I don't care Parker was out either. Spurs had been beating teams, even some good ones without Duncan. Win is a win. Had they not been beating teams, then I would shrug it off more.


----------



## MeirToTheWise (Nov 9, 2005)

Dissonance19 said:


> Yeah, see I didn't know that. I'm a terrible mod.


Nah, we love ya anyways, haha ^_^



604flat_line said:


> your not just referring to duncan's ankle are you?


Nah, I meant that Duncan was hurting for one. But Parker was out as well. And that's usually the 1-2 punch that does most of the damage to us. Hence, why I said they were banged up. I'm pretty sure the Spurs would say we were banged up if were without Nash and Amare was hurting.



Dissonance19 said:


> I don't care Parker was out either. Spurs had been beating teams, even some good ones without Duncan. Win is a win. Had they not been beating teams, then I would shrug it off more.


Yeah, I feel the same way, especially since it was at the Spurs home court.

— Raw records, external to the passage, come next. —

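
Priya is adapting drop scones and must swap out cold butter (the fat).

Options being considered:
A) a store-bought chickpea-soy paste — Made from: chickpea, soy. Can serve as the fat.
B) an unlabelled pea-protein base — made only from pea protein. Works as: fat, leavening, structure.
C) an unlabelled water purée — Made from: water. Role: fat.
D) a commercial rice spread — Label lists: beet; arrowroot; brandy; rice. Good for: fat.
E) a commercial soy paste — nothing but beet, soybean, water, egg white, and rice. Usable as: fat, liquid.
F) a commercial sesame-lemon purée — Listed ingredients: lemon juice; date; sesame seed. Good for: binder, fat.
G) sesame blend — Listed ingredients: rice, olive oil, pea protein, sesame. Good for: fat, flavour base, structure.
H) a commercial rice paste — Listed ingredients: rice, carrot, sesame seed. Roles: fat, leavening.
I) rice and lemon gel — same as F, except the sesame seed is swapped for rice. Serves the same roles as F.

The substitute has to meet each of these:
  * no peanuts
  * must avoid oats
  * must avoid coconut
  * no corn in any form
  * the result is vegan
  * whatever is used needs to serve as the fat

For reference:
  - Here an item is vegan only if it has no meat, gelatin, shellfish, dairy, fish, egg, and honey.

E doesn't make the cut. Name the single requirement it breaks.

usable as a fat: satisfied
vegan: has egg white — fails
oat-free: satisfied
peanut-free: satisfied
corn-free: satisfied
coconut-free: satisfied

vegan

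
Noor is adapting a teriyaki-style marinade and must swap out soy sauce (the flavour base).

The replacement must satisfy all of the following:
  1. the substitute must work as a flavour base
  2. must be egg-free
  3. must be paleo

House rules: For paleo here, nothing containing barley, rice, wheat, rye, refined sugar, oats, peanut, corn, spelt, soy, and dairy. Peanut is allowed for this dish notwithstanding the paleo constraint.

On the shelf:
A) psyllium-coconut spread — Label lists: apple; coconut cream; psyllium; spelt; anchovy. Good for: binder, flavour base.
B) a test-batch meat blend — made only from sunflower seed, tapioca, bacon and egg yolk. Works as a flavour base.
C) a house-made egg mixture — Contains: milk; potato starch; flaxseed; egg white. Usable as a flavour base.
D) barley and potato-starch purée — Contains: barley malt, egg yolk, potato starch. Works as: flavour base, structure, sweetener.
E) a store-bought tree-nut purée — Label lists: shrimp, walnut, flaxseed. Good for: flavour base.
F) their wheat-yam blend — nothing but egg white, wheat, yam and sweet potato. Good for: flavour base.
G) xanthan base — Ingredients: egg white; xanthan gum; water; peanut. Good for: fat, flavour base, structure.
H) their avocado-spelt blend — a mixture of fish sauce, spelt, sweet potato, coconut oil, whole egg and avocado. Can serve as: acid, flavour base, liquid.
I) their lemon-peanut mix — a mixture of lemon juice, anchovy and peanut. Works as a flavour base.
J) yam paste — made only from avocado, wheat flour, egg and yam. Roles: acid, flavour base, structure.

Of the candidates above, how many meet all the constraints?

2

A: has spelt, so not paleo — reject
B: has egg yolk, so not egg-free — no
C: has milk, so not paleo; has egg white, so not egg-free — out
D: has barley malt, so not paleo; has egg yolk, so not egg-free — no
E: nothing on the exclusion list — OK
F: has wheat, so not paleo; has egg white, so not egg-free — out
G: has egg white, so not egg-free — out
H: has spelt, so not paleo; has whole egg, so not egg-free — reject
I: peanut is permitted under the paleo carve-out; nothing else excluded — valid
J: has wheat flour, so not paleo; has egg, so not egg-free — reject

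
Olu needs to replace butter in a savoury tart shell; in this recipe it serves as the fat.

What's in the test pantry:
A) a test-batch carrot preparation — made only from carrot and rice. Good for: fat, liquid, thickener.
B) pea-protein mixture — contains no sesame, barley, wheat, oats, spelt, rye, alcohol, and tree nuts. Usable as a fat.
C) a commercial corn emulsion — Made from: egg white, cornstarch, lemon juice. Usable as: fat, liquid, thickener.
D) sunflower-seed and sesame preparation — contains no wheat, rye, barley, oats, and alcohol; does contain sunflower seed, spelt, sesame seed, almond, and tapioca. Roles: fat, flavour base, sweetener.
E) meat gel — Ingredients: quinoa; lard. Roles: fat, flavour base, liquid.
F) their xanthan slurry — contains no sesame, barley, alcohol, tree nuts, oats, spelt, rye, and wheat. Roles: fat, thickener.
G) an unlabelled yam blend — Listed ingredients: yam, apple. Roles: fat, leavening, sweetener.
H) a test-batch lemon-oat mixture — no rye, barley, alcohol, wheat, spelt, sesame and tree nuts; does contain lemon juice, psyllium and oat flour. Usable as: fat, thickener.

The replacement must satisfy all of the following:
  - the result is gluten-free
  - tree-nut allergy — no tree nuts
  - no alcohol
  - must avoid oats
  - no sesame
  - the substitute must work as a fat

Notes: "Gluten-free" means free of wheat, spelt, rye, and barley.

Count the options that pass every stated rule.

A: all constraints satisfied — keep
B: works as a fat, no oats, gluten-free — valid
C: nothing on the exclusion list — valid
D: has spelt, so not gluten-free; has sesame seed, so not sesame-free (and 1 more) — no
E: only lard and quinoa; none excluded — valid
F: works as a fat, no oats, no alcohol — OK
G: nothing on the exclusion list — keep
H: has oat flour, so not oat-free — reject

6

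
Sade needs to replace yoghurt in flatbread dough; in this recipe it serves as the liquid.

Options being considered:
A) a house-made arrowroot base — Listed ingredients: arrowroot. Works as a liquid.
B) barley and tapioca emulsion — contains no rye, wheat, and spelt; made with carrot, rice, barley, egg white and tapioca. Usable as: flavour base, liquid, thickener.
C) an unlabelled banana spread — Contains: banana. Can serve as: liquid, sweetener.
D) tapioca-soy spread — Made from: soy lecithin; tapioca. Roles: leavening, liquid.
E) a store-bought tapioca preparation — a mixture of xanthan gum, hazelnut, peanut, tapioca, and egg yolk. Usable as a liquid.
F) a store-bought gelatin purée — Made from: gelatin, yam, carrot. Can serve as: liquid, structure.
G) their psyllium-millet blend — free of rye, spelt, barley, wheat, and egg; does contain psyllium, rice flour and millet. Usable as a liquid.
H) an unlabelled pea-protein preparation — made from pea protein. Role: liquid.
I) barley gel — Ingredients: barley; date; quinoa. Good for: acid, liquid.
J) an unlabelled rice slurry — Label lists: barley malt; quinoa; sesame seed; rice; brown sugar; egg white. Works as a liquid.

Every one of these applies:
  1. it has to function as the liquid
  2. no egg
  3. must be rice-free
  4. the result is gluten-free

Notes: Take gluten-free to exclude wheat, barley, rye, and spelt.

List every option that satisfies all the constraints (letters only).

A: only arrowroot; none excluded — valid
B: has barley, so not gluten-free; has egg white, so not egg-free (and 1 more) — no
C: every rule checks out — valid
D: only soy lecithin and tapioca; none excluded — OK
E: has egg yolk, so not egg-free — reject
F: gluten-free, no rice — keep
G: has rice flour, so not rice-free — out
H: all constraints satisfied — OK
I: has barley, so not gluten-free — no
J: has barley malt, so not gluten-free; has egg white, so not egg-free (and 1 more) — out

A, C, D, F, H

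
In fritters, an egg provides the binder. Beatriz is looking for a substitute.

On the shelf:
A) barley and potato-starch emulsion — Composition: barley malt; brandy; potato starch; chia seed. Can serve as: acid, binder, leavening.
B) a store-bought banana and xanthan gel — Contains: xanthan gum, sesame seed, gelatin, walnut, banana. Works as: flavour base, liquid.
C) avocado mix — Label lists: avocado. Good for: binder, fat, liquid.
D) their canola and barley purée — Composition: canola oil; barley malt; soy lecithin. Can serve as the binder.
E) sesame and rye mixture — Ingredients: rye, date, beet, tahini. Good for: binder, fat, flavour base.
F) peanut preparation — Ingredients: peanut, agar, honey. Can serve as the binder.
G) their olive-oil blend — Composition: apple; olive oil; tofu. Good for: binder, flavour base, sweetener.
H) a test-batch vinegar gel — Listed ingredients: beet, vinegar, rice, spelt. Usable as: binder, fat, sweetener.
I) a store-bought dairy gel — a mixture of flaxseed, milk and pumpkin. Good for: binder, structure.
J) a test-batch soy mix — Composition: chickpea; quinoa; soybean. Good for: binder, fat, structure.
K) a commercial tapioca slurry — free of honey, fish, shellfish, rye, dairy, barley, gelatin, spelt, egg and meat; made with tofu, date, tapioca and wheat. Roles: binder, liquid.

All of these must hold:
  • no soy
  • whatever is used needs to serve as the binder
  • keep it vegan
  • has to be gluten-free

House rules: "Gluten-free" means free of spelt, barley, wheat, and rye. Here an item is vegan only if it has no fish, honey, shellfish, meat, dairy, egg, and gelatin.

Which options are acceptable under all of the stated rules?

A: has barley malt, so not gluten-free — reject
B: not usable as a binder; has gelatin, so not vegan — no
C: all constraints satisfied — keep
D: has barley malt, so not gluten-free; has soy lecithin, so not soy-free — out
E: has rye, so not gluten-free — reject
F: has honey, so not vegan — out
G: has tofu, so not soy-free — out
H: has spelt, so not gluten-free — reject
I: has milk, so not vegan — out
J: has soybean, so not soy-free — no
K: has wheat, so not gluten-free; has tofu, so not soy-free — reject

C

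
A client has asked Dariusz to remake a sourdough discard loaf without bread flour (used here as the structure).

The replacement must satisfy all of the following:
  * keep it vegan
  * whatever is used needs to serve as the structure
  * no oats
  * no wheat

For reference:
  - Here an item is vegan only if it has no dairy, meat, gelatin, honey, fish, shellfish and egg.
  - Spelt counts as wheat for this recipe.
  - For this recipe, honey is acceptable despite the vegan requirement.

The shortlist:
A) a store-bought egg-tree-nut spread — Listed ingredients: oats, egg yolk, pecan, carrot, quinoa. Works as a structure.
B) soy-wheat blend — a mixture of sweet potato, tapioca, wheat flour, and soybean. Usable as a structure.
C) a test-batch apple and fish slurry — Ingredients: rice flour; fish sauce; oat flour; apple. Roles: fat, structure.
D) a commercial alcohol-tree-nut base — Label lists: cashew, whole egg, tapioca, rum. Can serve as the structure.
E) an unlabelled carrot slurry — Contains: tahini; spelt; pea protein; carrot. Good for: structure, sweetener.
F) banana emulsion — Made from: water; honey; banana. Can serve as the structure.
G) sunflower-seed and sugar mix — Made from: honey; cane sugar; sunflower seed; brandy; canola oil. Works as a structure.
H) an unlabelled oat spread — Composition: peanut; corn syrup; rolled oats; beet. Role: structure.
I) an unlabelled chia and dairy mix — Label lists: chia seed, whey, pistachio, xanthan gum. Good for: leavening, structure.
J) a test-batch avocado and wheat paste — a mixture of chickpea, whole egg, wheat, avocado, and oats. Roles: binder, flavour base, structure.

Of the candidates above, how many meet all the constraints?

A: has egg yolk, so not vegan; has oats, so not oat-free — no
B: has wheat flour, so not wheat-free — reject
C: has fish sauce, so not vegan; has oat flour, so not oat-free — out
D: has whole egg, so not vegan — out
E: has spelt, so not wheat-free — reject
F: honey is permitted under the vegan carve-out; nothing else excluded — valid
G: honey is permitted under the vegan carve-out; nothing else excluded — valid
H: has rolled oats, so not oat-free — out
I: has whey, so not vegan — reject
J: has whole egg, so not vegan; has wheat, so not wheat-free (and 1 more) — no

2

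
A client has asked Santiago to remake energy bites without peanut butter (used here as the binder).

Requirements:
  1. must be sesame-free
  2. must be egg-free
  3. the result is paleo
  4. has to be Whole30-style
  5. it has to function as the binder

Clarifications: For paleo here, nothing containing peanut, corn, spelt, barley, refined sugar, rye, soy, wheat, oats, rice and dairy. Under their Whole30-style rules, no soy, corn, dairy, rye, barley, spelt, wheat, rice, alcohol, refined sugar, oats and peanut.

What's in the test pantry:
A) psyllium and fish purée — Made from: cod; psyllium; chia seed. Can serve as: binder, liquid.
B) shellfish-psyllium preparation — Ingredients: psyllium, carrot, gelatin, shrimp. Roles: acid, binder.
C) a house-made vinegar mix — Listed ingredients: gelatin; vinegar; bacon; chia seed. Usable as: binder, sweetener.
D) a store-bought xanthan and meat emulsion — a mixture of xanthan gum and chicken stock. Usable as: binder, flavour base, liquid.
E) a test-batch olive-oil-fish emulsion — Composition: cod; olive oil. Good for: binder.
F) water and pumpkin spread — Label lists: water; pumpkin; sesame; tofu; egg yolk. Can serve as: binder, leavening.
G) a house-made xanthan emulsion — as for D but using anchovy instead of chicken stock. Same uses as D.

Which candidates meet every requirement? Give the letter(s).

A, B, C, D, E, G

A: works as a binder, Whole30-style, paleo — OK
B: gelatin and shrimp etc. — none of it excluded — keep
C: gelatin and bacon etc. — none of it excluded — valid
D: works as a binder, Whole30-style, no sesame — keep
E: paleo, Whole30-style — OK
F: has tofu, so not paleo; has tofu, so not Whole30-style (and 2 more) — reject
G: works as a binder, paleo, Whole30-style — valid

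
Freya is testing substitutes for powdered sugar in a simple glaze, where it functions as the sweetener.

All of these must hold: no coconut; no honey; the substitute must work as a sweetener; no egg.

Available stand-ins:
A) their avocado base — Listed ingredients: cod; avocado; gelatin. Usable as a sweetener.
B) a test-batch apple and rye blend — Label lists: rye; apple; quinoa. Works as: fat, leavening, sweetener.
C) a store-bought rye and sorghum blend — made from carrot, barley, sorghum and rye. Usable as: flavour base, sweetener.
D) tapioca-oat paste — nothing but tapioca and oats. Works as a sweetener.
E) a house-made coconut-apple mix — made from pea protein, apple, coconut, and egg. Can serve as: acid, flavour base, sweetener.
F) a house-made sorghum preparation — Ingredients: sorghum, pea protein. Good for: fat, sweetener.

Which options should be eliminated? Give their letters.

A: no coconut, no honey — keep
B: only rye, apple and quinoa; none excluded — valid
C: barley and rye etc. — none of it excluded — keep
D: nothing on the exclusion list — keep
E: has coconut, so not coconut-free; has egg, so not egg-free — out
F: works as a sweetener, no honey, no coconut — keep

E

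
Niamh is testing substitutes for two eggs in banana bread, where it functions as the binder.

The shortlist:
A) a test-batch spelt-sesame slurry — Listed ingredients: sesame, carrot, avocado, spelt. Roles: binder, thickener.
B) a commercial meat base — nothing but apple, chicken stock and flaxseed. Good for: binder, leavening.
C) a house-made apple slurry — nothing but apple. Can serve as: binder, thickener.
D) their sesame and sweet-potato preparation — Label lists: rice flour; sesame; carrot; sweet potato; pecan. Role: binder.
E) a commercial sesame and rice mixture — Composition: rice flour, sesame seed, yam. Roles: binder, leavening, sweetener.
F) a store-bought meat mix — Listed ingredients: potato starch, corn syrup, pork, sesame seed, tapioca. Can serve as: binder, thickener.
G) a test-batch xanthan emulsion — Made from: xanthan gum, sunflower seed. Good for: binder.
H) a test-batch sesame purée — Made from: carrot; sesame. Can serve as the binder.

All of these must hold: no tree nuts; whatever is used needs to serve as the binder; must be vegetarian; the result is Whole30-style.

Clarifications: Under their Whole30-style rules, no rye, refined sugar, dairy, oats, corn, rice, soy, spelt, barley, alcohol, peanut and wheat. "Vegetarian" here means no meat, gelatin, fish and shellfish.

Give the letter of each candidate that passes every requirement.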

Anyways, Hill was awesome tonight and it was a great all-around team effort on both sides of the ball. It was a good win that I think should provide some momentum for the next couple of games. But as Seuss said earlier, we'll forget about it in a couple months after the Suns play them a couple more times, especially since it's only December. Still, it was a good measuring stick for where the Suns are at right now.


----------



## 604flat_line (May 26, 2006)

The thing I take the most from on the positive side is the defence we played. It was great after the half and really locked down even when the offence sputtered.


----------



## Hyperion (Dec 5, 2006)

Yes, D'Antoni made some very good adjustments at the half.


----------